The trick, or the annoying part really, about automotive alternators, is they're hella reactive. Large gap between rotor and stator, not particularly well optimized, relatively high frequency (100s Hz), piss efficiency (~50%?). If field current were constant and the output were low-leakage, the output EMF would be stiff -- a reasonable voltage source as you'd hope to see, and typical of most direct-grid alternators. Instead, with so much leakage between the rotor EMF and windings, it's got a high impedance or CC characteristic, hence the large OCV when step-loaded.
AFAIK, the mechanism is only energy storage in the field winding, and the slew rate thereof; a sudden load tanks the voltage, field current is adjusted up (at maximum slew rate dI/dt = V/L) and it stabilizes, sudden unload peaks the voltage, field current is adjusted down (at some maximum slew rate) and it stabilizes.
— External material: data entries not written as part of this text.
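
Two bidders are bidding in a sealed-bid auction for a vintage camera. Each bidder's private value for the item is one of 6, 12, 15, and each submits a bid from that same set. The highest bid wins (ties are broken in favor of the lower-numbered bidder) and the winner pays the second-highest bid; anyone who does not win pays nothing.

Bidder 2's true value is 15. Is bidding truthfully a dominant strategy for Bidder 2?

Yes

Check each profile of the others' bids and compare truth against every alternative bid.
Others bid (12): truth gives 3, best alternative gives 0.
Others bid (6): truth gives 9, best alternative gives 9.
Others bid (15): truth gives 0, best alternative gives 0.
In every case the truthful bid is at least as good as any alternative, so it is a dominant strategy.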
Probably the falling slew rate is given by a clamp diode and the field winding resistance; the regulator could potentially unload the field very quickly, say into a flyback clamp TVS, or at a symmetrical rate by H-bridge chopping the field winding (which returns excess energy to the bus, no TVS dissipation), but I suspect they just use the diode for simplicity, and live with the slow response.
It's conceivable that a given application could control field current very quickly, greatly limiting such an excursion; given the standards, it seems automotive ones at least aren't doing this, but it's possible that industrial examples (besides having better magnetic design) do.